You may have seen the news reports this week from Rider University.  A norovirus outbreak sickened many students.  Some of Keith’s friends were sick but he seems to have escaped this one so far.  Evidently, some staff members were affected but no one in my office, thankfully.  We don’t want to bring that home!

Jeff and I shared pizza for dinner tonight.  We ordered plenty, expecting to have leftovers.  However, Jeff’s incredible steroid-induced appetite kicked in and he ate 11 slices of thin-crust pizza.  He was seated in the restaurant with a good view of the dessert case and could not resist having chocolate cake for dessert!  Amazing!

Over dinner, we discussed how it feels to get good reports from the doctor.  We are starting to allow ourselves to believe that Jeff will be well for a long, long time.  The risk of GVHD continues as does the potential for problems associated with the harsh pre-transplant conditioning.  And, of course, there is the disease itself.  It is difficult to put those fears away completely.  We both feel that Jeff is cured but you just never know…

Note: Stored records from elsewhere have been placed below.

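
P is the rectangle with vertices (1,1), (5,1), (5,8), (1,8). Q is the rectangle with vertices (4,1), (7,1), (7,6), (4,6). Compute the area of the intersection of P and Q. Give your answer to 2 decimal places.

5.00

|P∩Q|: x∈[4,5], y∈[1,6] → 1·5 = 5.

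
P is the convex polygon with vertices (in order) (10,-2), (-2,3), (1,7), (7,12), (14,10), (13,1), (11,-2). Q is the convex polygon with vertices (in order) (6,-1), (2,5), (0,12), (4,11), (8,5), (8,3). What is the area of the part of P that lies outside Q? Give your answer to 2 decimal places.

|P| = 140.5, |P∩Q| = 39.4804.
|P ∖ Q| = |P| − |P∩Q| = 140.5 − 39.4804 = 101.02.

101.02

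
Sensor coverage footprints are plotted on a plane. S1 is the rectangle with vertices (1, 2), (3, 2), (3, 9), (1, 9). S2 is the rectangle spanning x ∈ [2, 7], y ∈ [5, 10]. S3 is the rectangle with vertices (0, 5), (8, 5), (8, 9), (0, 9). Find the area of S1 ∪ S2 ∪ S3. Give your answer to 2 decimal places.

By inclusion–exclusion:
Individual areas: |S1| = 14, |S2| = 25, |S3| = 32.
|S1∩S2|: x∈[2,3], y∈[5,9] → 1·4 = 4.
|S1∩S3|: x∈[1,3], y∈[5,9] → 2·4 = 8.
|S2∩S3|: x∈[2,7], y∈[5,9] → 5·4 = 20.
|S1∩S2∩S3| = 4.
|S1 ∪ S2 ∪ S3| = 71 − 32 + 4 = 43.00.

43.00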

This morning when our train arrived in University City, a man and woman were asking how to get to the Perelman Center.  I answered gleefully, “We’re going there.  We’ll show you the way.”  The woman said, “But you’re walking, aren’t you?”  I saw then that she wasn’t going to be able to walk the block to the front door.  She was too sick.  How awful that she would have to wait for a taxi.  As we began walking, Jeff saw a taxi and tried to flag it down for them but it didn’t stop.  We wondered how annoyed a taxi driver might get with such a short fare.  I wonder whether there is a better solution available.  We thought it might be possible to bring a wheelchair from the lobby of the Perelman Center.  Prayers, please, for the woman we could not help.